The TUC believes that flexible working has real benefits for businesses and their workforces. Many bosses already recognise these benefits by operating flexitime, letting staff come in and go home early, or arrive later and leave later.
TUC General Secretary Frances O’Grady said: “Millions of workers around the UK will want to see Team GB in action at the World Championships.
“It’s sensible for bosses to talk to their staff about ideas for allowing them to watch important events. There are simple ways of making it possible like flexibility for break times, or making up the hours by working earlier or later than usual.
“Flexibility is a win-win for workers and bosses. It cuts absenteeism, and it raises productivity by keeping staff happy and motivated. Let’s hope there’s lots of wins for Team GB too!”
Notes to Editors:
- The TUC guidance for employees is available at worksmart.org.uk/work-rights/discipline-and-policies/watching-sport-work
- Event times: the Championship has both daytime and evening sessions. Some daytime sessions are during working days. Event finals are generally in the weekend or evening sessions. The BBC has an event schedule here: www.bbc.co.uk/sport/athletics/39166753
- Flexible working: Common types of flexible working include:
- Part-time working
- Flexitime – choosing when to work (with a core period during when you have to work)

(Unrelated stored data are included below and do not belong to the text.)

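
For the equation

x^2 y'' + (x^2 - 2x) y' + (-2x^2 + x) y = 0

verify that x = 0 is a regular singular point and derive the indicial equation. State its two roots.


Divide by x^2 to reach normal form y'' + P_1(x) y' + P_2(x) y = 0 with P_1(x) = 1 - 2/x and P_2(x) = -2 + 1/x.
x = 0 is a singular point because the y'-coefficient 1 - 2/x has a pole at x = 0 and the y-coefficient -2 + 1/x has a pole at x = 0.
It is a regular singular point because x P_1(x) = p(x) = x - 2 and x^2 P_2(x) = q(x) = -2x^2 + x are polynomials, hence analytic at x = 0.
p(0) = -2,  q(0) = 0.
Indicial equation: r(r-1) + p(0) r + q(0) = 0, i.e. r^2 + (p(0) - 1) r + q(0) = 0, i.e. r^2 - 3 r = 0.
Discriminant: (-3)^2 - 4(0) = 9, so r = (3 ± 3)/2.
Solving: r_1 = 3, r_2 = 0.

indicial: r^2 - 3 r = 0; roots r_1 = 3, r_2 = 0


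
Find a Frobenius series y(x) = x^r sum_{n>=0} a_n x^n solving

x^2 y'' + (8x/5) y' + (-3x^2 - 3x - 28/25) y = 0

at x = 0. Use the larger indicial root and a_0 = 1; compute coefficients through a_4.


Write in Frobenius form y'' + (p(x)/x) y' + (q(x)/x^2) y = 0:
  p(x) = 8/5,  q(x) = -3x^2 - 3x - 28/25.
Indicial equation: r(r-1) + (8/5) r + (-28/25) = 0 -> roots r_1 = 4/5, r_2 = -7/5.
Take r = r_1 = 4/5. Let y(x) = x^r sum_{n>=0} a_n x^n with a_0 = 1.
Substitute y = x^r sum a_n x^n and match x^{r+n}. The recurrence is
  D(n) a_n - 3 a_{n-1} - 3 a_{n-2} = 0,  where D(n) = (r+n)(r+n-1) + (8/5)(r+n) + (-28/25).
  a_n = [3 a_{n-1} + 3 a_{n-2}] / D(n).
Since the indicial polynomial factors as (r - r_1)(r - r_2), D(n) = (r_1 + n - r_1)(r_1 + n - r_2) = n(n + 11/5).
Evaluating step by step (a_0 = 1):
  n = 1: D(1) = 1(1 + 11/5) = 16/5; numerator = 3(1) = 3; a_1 = (3)/(16/5) = 15/16
  n = 2: D(2) = 2(2 + 11/5) = 42/5; numerator = 3(15/16) + 3(1) = 93/16; a_2 = (93/16)/(42/5) = 155/224
  n = 3: D(3) = 3(3 + 11/5) = 78/5; numerator = 3(155/224) + 3(15/16) = 1095/224; a_3 = (1095/224)/(78/5) = 1825/5824
  n = 4: D(4) = 4(4 + 11/5) = 124/5; numerator = 3(1825/5824) + 3(155/224) = 17565/5824; a_4 = (17565/5824)/(124/5) = 87825/722176

r = 4/5; a_0 = 1; a_1 = 15/16; a_2 = 155/224; a_3 = 1825/5824; a_4 = 87825/722176


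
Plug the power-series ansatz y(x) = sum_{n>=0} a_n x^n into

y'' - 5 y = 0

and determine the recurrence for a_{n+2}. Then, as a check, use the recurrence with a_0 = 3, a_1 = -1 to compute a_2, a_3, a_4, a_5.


Substitute y = sum_n a_n x^n into y'' + (const) y = 0.
y''(x) = sum_{n>=0} (n+2)(n+1) a_{n+2} x^n.
The ODE becomes sum_n [(n+2)(n+1) a_{n+2} - 5 a_n] x^n = 0.
Setting each coefficient to zero gives the recurrence:
  (n+2)(n+1) a_{n+2} - 5 a_n = 0,
  a_{n+2} = 5 / ((n+1)(n+2)) a_n.

Check with a_0 = 3, a_1 = -1 (apply the recurrence for n = 0, 1, 2, 3): a_0 = 3, a_1 = -1, a_2 = 15/2, a_3 = -5/6, a_4 = 25/8, a_5 = -5/24.

a_{n+2} = 5/((n+1)(n+2)) * a_n; check: a_0 = 3, a_1 = -1, a_2 = 15/2, a_3 = -5/6, a_4 = 25/8, a_5 = -5/24


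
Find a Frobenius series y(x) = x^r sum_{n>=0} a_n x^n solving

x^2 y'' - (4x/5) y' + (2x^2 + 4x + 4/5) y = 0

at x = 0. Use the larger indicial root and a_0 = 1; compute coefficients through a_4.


Write in Frobenius form y'' + (p(x)/x) y' + (q(x)/x^2) y = 0:
  p(x) = -4/5,  q(x) = 2x^2 + 4x + 4/5.
Indicial equation: r(r-1) + (-4/5) r + (4/5) = 0 -> roots r_1 = 1, r_2 = 4/5.
Take r = r_1 = 1. Let y(x) = x^r sum_{n>=0} a_n x^n with a_0 = 1.
Substitute y = x^r sum a_n x^n and match x^{r+n}. The recurrence is
  D(n) a_n + 4 a_{n-1} + 2 a_{n-2} = 0,  where D(n) = (r+n)(r+n-1) + (-4/5)(r+n) + (4/5).
  a_n = [-4 a_{n-1} - 2 a_{n-2}] / D(n).
Since the indicial polynomial factors as (r - r_1)(r - r_2), D(n) = (r_1 + n - r_1)(r_1 + n - r_2) = n(n + 1/5).
Evaluating step by step (a_0 = 1):
  n = 1: D(1) = 1(1 + 1/5) = 6/5; numerator = -4(1) = -4; a_1 = (-4)/(6/5) = -10/3
  n = 2: D(2) = 2(2 + 1/5) = 22/5; numerator = -4(-10/3) - 2(1) = 34/3; a_2 = (34/3)/(22/5) = 85/33
  n = 3: D(3) = 3(3 + 1/5) = 48/5; numerator = -4(85/33) - 2(-10/3) = -40/11; a_3 = (-40/11)/(48/5) = -25/66
  n = 4: D(4) = 4(4 + 1/5) = 84/5; numerator = -4(-25/66) - 2(85/33) = -40/11; a_4 = (-40/11)/(84/5) = -50/231

r = 1; a_0 = 1; a_1 = -10/3; a_2 = 85/33; a_3 = -25/66; a_4 = -50/231


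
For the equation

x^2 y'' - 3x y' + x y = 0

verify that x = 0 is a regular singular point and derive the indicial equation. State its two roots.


Divide by x^2 to reach normal form y'' + P_1(x) y' + P_2(x) y = 0 with P_1(x) = -3/x and P_2(x) = 1/x.
x = 0 is a singular point because the y'-coefficient -3/x has a pole at x = 0 and the y-coefficient 1/x has a pole at x = 0.
It is a regular singular point because x P_1(x) = p(x) = -3 and x^2 P_2(x) = q(x) = x are polynomials, hence analytic at x = 0.
p(0) = -3,  q(0) = 0.
Indicial equation: r(r-1) + p(0) r + q(0) = 0, i.e. r^2 + (p(0) - 1) r + q(0) = 0, i.e. r^2 - 4 r = 0.
Discriminant: (-4)^2 - 4(0) = 16, so r = (4 ± 4)/2.
Solving: r_1 = 4, r_2 = 0.

indicial: r^2 - 4 r = 0; roots r_1 = 4, r_2 = 0


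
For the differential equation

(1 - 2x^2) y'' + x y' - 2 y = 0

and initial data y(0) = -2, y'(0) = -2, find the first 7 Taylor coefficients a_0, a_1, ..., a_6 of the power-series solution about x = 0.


Ansatz: y(x) = sum_{n>=0} a_n x^n, so y'(x) = sum_{n>=1} n a_n x^(n-1) and y''(x) = sum_{n>=2} n(n-1) a_n x^(n-2).
Substitute into P(x) y'' + Q(x) y' + R(x) y = 0 with P(x) = 1 - 2x^2, Q(x) = x, R(x) = -2, and match powers of x.
Initial conditions: a_0 = -2, a_1 = -2.
Setting the coefficient of each power of x to zero and solving order by order (substituting the coefficients already found):
  x^0: 2 a_2 - 2 a_0 = 0  ->  2 a_2 = 2 a_0 = -4  ->  a_2 = -2
  x^1: 6 a_3 - a_1 = 0  ->  6 a_3 = a_1 = -2  ->  a_3 = -1/3
  x^2: 12 a_4 - 4 a_2 = 0  ->  12 a_4 = 4 a_2 = -8  ->  a_4 = -2/3
  x^3: 20 a_5 - 11 a_3 = 0  ->  20 a_5 = 11 a_3 = -11/3  ->  a_5 = -11/60
  x^4: 30 a_6 - 22 a_4 = 0  ->  30 a_6 = 22 a_4 = -44/3  ->  a_6 = -22/45
Truncated series: y(x) = -2 - 2 x - 2 x^2 - (1/3) x^3 - (2/3) x^4 - (11/60) x^5 - (22/45) x^6 + O(x^7).

a_0 = -2; a_1 = -2; a_2 = -2; a_3 = -1/3; a_4 = -2/3; a_5 = -11/60; a_6 = -22/45


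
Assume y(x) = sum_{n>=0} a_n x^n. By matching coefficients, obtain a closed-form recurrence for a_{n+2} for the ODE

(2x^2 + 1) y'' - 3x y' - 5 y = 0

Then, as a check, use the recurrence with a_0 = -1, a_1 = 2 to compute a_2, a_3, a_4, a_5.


Substitute y = sum_n a_n x^n.
(1 + 2 x^2) y'' contributes (n+2)(n+1) a_{n+2} + 2 n(n-1) a_n at x^n.
-3 x y'(x) contributes -3 n a_n at x^n.
-5 y(x) contributes -5 a_n at x^n.
Matching x^n: (n+2)(n+1) a_{n+2} + (2 n(n-1) - 3 n - 5) a_n = 0.
Thus a_{n+2} = (-2 n(n-1) + 3 n + 5) / ((n+1)(n+2)) * a_n.

Check with a_0 = -1, a_1 = 2 (apply the recurrence for n = 0, 1, 2, 3): a_0 = -1, a_1 = 2, a_2 = -5/2, a_3 = 8/3, a_4 = -35/24, a_5 = 4/15.

a_(n+2) = (-2 n(n-1) + 3 n + 5) / ((n+1)(n+2)) * a_n; check: a_0 = -1, a_1 = 2, a_2 = -5/2, a_3 = 8/3, a_4 = -35/24, a_5 = 4/15


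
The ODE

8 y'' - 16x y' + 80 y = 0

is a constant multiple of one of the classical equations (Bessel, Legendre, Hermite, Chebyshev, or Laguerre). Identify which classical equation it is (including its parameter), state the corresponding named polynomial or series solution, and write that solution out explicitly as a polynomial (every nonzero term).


All three coefficients share the factor 8; dividing through by 8 gives  y'' - 2x y' + 10 y = 0.
This matches the Hermite equation y'' - 2x y' + 2n y = 0 with 2n = 10, so n = 5; the polynomial solution is H_5(x).
With y = sum_k a_k x^k, matching x^k gives (k+2)(k+1) a_{k+2} = 2(k - n) a_k = 2(k - 5) a_k. The right side vanishes at k = 5, so the series with the parity of 5 terminates at degree 5.
Standard normalization: leading coefficient of H_n is 2^n, so a_5 = 2^5 = 32. Work downward with a_k = (k+1)(k+2) a_{k+2} / (2(k - n)):
  a_3 = (4)(5)(32) / (2(3 - 5)) = 640/(-4) = -160
  a_1 = (2)(3)(-160) / (2(1 - 5)) = -960/(-8) = 120
Hence H_5(x) = 32 x^5 - 160 x^3 + 120 x.

H_5(x); series = 32 x^5 - 160 x^3 + 120 x


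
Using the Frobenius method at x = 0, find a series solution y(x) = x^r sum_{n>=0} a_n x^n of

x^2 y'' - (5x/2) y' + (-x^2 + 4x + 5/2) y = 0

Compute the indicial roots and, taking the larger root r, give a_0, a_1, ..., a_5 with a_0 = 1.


Write in Frobenius form y'' + (p(x)/x) y' + (q(x)/x^2) y = 0:
  p(x) = -5/2,  q(x) = -x^2 + 4x + 5/2.
Indicial equation: r(r-1) + (-5/2) r + (5/2) = 0 -> roots r_1 = 5/2, r_2 = 1.
Take r = r_1 = 5/2. Let y(x) = x^r sum_{n>=0} a_n x^n with a_0 = 1.
Substitute y = x^r sum a_n x^n and match x^{r+n}. The recurrence is
  D(n) a_n + 4 a_{n-1} - 1 a_{n-2} = 0,  where D(n) = (r+n)(r+n-1) + (-5/2)(r+n) + (5/2).
  a_n = [-4 a_{n-1} + 1 a_{n-2}] / D(n).
Since the indicial polynomial factors as (r - r_1)(r - r_2), D(n) = (r_1 + n - r_1)(r_1 + n - r_2) = n(n + 3/2).
Evaluating step by step (a_0 = 1):
  n = 1: D(1) = 1(1 + 3/2) = 5/2; numerator = -4(1) = -4; a_1 = (-4)/(5/2) = -8/5
  n = 2: D(2) = 2(2 + 3/2) = 7; numerator = -4(-8/5) + 1(1) = 37/5; a_2 = (37/5)/(7) = 37/35
  n = 3: D(3) = 3(3 + 3/2) = 27/2; numerator = -4(37/35) + 1(-8/5) = -204/35; a_3 = (-204/35)/(27/2) = -136/315
  n = 4: D(4) = 4(4 + 3/2) = 22; numerator = -4(-136/315) + 1(37/35) = 877/315; a_4 = (877/315)/(22) = 877/6930
  n = 5: D(5) = 5(5 + 3/2) = 65/2; numerator = -4(877/6930) + 1(-136/315) = -650/693; a_5 = (-650/693)/(65/2) = -20/693

r = 5/2; a_0 = 1; a_1 = -8/5; a_2 = 37/35; a_3 = -136/315; a_4 = 877/6930; a_5 = -20/693


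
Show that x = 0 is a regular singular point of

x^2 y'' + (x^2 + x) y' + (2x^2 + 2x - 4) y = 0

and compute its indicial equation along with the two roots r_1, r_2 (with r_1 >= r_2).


Divide by x^2 to reach normal form y'' + P_1(x) y' + P_2(x) y = 0 with P_1(x) = 1 + 1/x and P_2(x) = 2 + 2/x - 4/x^2.
x = 0 is a singular point because the y'-coefficient 1 + 1/x has a pole at x = 0 and the y-coefficient 2 + 2/x - 4/x^2 has a pole at x = 0.
It is a regular singular point because x P_1(x) = p(x) = x + 1 and x^2 P_2(x) = q(x) = 2x^2 + 2x - 4 are polynomials, hence analytic at x = 0.
p(0) = 1,  q(0) = -4.
Indicial equation: r(r-1) + p(0) r + q(0) = 0, i.e. r^2 + (p(0) - 1) r + q(0) = 0, i.e. r^2 - 4 = 0.
Discriminant: (0)^2 - 4(-4) = 16, so r = (0 ± 4)/2.
Solving: r_1 = 2, r_2 = -2.

indicial: r^2 - 4 = 0; roots r_1 = 2, r_2 = -2


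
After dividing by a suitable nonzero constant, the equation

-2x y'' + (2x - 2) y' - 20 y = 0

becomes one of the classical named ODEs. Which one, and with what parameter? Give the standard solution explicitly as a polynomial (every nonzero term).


All three coefficients share the factor -2; dividing through by -2 gives  x y'' + (1 - x) y' + 10 y = 0.
This matches the Laguerre equation x y'' + (1 - x) y' + n y = 0 with n = 10; the polynomial solution is L_10(x).
With y = sum_k a_k x^k, matching x^k gives (k+1)k a_{k+1} + (k+1) a_{k+1} - k a_k + n a_k = 0, i.e. (k+1)^2 a_{k+1} = (k - n) a_k = (k - 10) a_k. The right side vanishes at k = 10, so the series terminates at degree 10.
Standard normalization L_n(0) = 1 gives a_0 = 1. Work upward with a_{k+1} = (k - 10) a_k / (k+1)^2:
  a_1 = (0 - 10)(1) / 1^2 = -10/1 = -10
  a_2 = (1 - 10)(-10) / 2^2 = 90/4 = 45/2
  a_3 = (2 - 10)(45/2) / 3^2 = -180/9 = -20
  a_4 = (3 - 10)(-20) / 4^2 = 140/16 = 35/4
  a_5 = (4 - 10)(35/4) / 5^2 = (-105/2)/25 = -21/10
  a_6 = (5 - 10)(-21/10) / 6^2 = (21/2)/36 = 7/24
  a_7 = (6 - 10)(7/24) / 7^2 = (-7/6)/49 = -1/42
  a_8 = (7 - 10)(-1/42) / 8^2 = (1/14)/64 = 1/896
  a_9 = (8 - 10)(1/896) / 9^2 = (-1/448)/81 = -1/36288
  a_10 = (9 - 10)(-1/36288) / 10^2 = (1/36288)/100 = 1/3628800
Hence L_10(x) = x^10/3628800 - x^9/36288 + x^8/896 - x^7/42 + 7 x^6/24 - 21 x^5/10 + 35 x^4/4 - 20 x^3 + 45 x^2/2 - 10 x + 1.

L_10(x); series = x^10/3628800 - x^9/36288 + x^8/896 - x^7/42 + 7 x^6/24 - 21 x^5/10 + 35 x^4/4 - 20 x^3 + 45 x^2/2 - 10 x + 1


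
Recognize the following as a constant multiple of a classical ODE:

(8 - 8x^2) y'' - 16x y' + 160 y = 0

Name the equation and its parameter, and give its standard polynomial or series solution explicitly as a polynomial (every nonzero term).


All three coefficients share the factor 8; dividing through by 8 gives  (1 - x^2) y'' - 2x y' + 20 y = 0.
This matches the Legendre equation (1 - x^2) y'' - 2x y' + n(n+1) y = 0 (note the -2x y' term) with n(n+1) = 20, so n = 4; the polynomial solution is P_4(x).
With y = sum_k a_k x^k, matching x^k gives (k+2)(k+1) a_{k+2} = [k(k+1) - n(n+1)] a_k = (k - 4)(k + 5) a_k. The right side vanishes at k = 4, so the series with the parity of 4 terminates at degree 4.
Standard normalization (P_n(1) = 1): leading coefficient (2n)!/(2^n (n!)^2) = 40320/(16*576) = 35/8, so a_4 = 35/8. Work downward with a_k = (k+1)(k+2) a_{k+2} / ((k - 4)(k + 5)):
  a_2 = (3)(4)(35/8) / ((2 - 4)(2 + 5)) = (105/2)/(-14) = -15/4
  a_0 = (1)(2)(-15/4) / ((0 - 4)(0 + 5)) = (-15/2)/(-20) = 3/8
Hence P_4(x) = 35 x^4/8 - 15 x^2/4 + 3/8.

P_4(x); series = 35 x^4/8 - 15 x^2/4 + 3/8


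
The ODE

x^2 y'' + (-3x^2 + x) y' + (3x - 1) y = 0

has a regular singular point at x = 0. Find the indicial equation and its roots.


Divide by x^2 to reach normal form y'' + P_1(x) y' + P_2(x) y = 0 with P_1(x) = -3 + 1/x and P_2(x) = 3/x - 1/x^2.
x = 0 is a singular point because the y'-coefficient -3 + 1/x has a pole at x = 0 and the y-coefficient 3/x - 1/x^2 has a pole at x = 0.
It is a regular singular point because x P_1(x) = p(x) = 1 - 3x and x^2 P_2(x) = q(x) = 3x - 1 are polynomials, hence analytic at x = 0.
p(0) = 1,  q(0) = -1.
Indicial equation: r(r-1) + p(0) r + q(0) = 0, i.e. r^2 + (p(0) - 1) r + q(0) = 0, i.e. r^2 - 1 = 0.
Discriminant: (0)^2 - 4(-1) = 4, so r = (0 ± 2)/2.
Solving: r_1 = 1, r_2 = -1.

indicial: r^2 - 1 = 0; roots r_1 = 1, r_2 = -1


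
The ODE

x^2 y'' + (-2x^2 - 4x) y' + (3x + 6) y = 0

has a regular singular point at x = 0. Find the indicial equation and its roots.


Divide by x^2 to reach normal form y'' + P_1(x) y' + P_2(x) y = 0 with P_1(x) = -2 - 4/x and P_2(x) = 3/x + 6/x^2.
x = 0 is a singular point because the y'-coefficient -2 - 4/x has a pole at x = 0 and the y-coefficient 3/x + 6/x^2 has a pole at x = 0.
It is a regular singular point because x P_1(x) = p(x) = -2x - 4 and x^2 P_2(x) = q(x) = 3x + 6 are polynomials, hence analytic at x = 0.
p(0) = -4,  q(0) = 6.
Indicial equation: r(r-1) + p(0) r + q(0) = 0, i.e. r^2 + (p(0) - 1) r + q(0) = 0, i.e. r^2 - 5 r + 6 = 0.
Discriminant: (-5)^2 - 4(6) = 1, so r = (5 ± 1)/2.
Solving: r_1 = 3, r_2 = 2.

indicial: r^2 - 5 r + 6 = 0; roots r_1 = 3, r_2 = 2


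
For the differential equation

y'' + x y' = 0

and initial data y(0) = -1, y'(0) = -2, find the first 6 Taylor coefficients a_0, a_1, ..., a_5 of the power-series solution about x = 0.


Ansatz: y(x) = sum_{n>=0} a_n x^n, so y'(x) = sum_{n>=1} n a_n x^(n-1) and y''(x) = sum_{n>=2} n(n-1) a_n x^(n-2).
Substitute into P(x) y'' + Q(x) y' + R(x) y = 0 with P(x) = 1, Q(x) = x, R(x) = 0, and match powers of x.
Initial conditions: a_0 = -1, a_1 = -2.
Setting the coefficient of each power of x to zero and solving order by order (substituting the coefficients already found):
  x^0: 2 a_2 = 0  ->  a_2 = 0
  x^1: 6 a_3 + a_1 = 0  ->  6 a_3 = -a_1 = 2  ->  a_3 = 1/3
  x^2: 12 a_4 + 2 a_2 = 0  ->  12 a_4 = -2 a_2 = 0  ->  a_4 = 0
  x^3: 20 a_5 + 3 a_3 = 0  ->  20 a_5 = -3 a_3 = -1  ->  a_5 = -1/20
Truncated series: y(x) = -1 - 2 x + (1/3) x^3 - (1/20) x^5 + O(x^6).

a_0 = -1; a_1 = -2; a_2 = 0; a_3 = 1/3; a_4 = 0; a_5 = -1/20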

- Annualised hours – when your hours are worked out over a year
- Compressed hours – working your agreed hours over fewer days
- Staggered hours – different starting, break and finishing times for employees in the same workplace
- Job sharing – sharing a job designed for one person with someone else
- The right to request flexible working: Anyone can ask their employer for flexible working patterns and many employers consider such requests sympathetically. Legally, the right to request flexible working is available to employees who have 26 weeks’ continuous service with an employer at the date that the application is made, and have not made a previous application under the new rights during the previous 12 months. Only employees qualify – not agency workers, and not those in the armed forces. Since 30 June 2014, you no longer need to have caring responsibilities in order to make your request to work flexibly.